Found in 6 comments on Hacker News
jamiequint · 2021-03-11 · Original thread
Kenji Lopez (MIT grad chef who is reasonably famous on YouTube and for writing for Serious Eats for years and for writing this amazing cookbook https://www.amazon.com/Food-Lab-Cooking-Through-Science/dp/0...) gives the exact opposite advice of this blog for salt where he recommends using large flake salt for finishing and "table salt" for cooking.
Arainach · 2020-05-01 · Original thread
Kenji is wonderful. The Food Lab (https://www.amazon.com/Food-Lab-Cooking-Through-Science/dp/0...) is still the first cookbook I turn to when investigating a recipe I haven't made before. His blog on Serious Eats has been amazing through the years - his advice on sous vide in particular is as good as anyone I've found, but all of his advice is solid.

If you're ever in the Bay Area, his Wursthall restaraunt is well worth a visit. I don't live there but I make it a point to visit at least once a year when travelling.

omar12 · 2020-02-04 · Original thread
Cooking is one of my favorite activities that I'm actually decent at. One "cooking sin" that I do is that I don't taste my food throughout cooking. The general feedback on my cooking has been positive.

When I try and cook new dishes, I do it by theme. The theme can be:

* Ingredients (eggs, poultry, grains, tomatoes)

* Courses (breakfast [eggs, pancakes from scratch], dinner, desserts [flan, custard]

* Execution (baking, sauté, oven)

* Cuisine (Mexican, Thai, French, Puertorican)

You will easily overlap the themes the more you cook, the themes are a starting point.
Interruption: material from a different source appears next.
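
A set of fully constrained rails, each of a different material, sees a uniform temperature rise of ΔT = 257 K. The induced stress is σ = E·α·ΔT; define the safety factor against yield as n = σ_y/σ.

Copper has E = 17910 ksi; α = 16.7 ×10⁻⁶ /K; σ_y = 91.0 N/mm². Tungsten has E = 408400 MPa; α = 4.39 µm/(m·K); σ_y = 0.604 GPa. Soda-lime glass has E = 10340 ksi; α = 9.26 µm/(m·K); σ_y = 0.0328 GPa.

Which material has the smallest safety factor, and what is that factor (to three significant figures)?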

Two of my favorite books that the audience here might appreciate are The Food lab[0] and Cooking for Geeks[1].

* [0]: https://www.amazon.com/Food-Lab-Cooking-Through-Science-eboo...

* [1]: https://www.amazon.com/Cooking-Geeks-Science-Great-Hacks/dp/...

wincy · 2019-02-27 · Original thread
These two books have nothing but good recipes. The Food Lab also explains why to cook something a certain way. My food is so much better after buying these two books.

https://www.amazon.com/Complete-Americas-Test-Kitchen-Cookbo...

https://www.amazon.com/Food-Lab-Cooking-Through-Science/dp/0...

AceJohnny2 · 2015-11-05 · Original thread
Tangentially, I recently bought Kenji's new book [1], and my friends and I have been having tremendous fun reading through and trying out the recipes therein. Kenji's empirical approach and attention to the science behind cooking (not to mention sassy writing) really appeals to our inner geeks.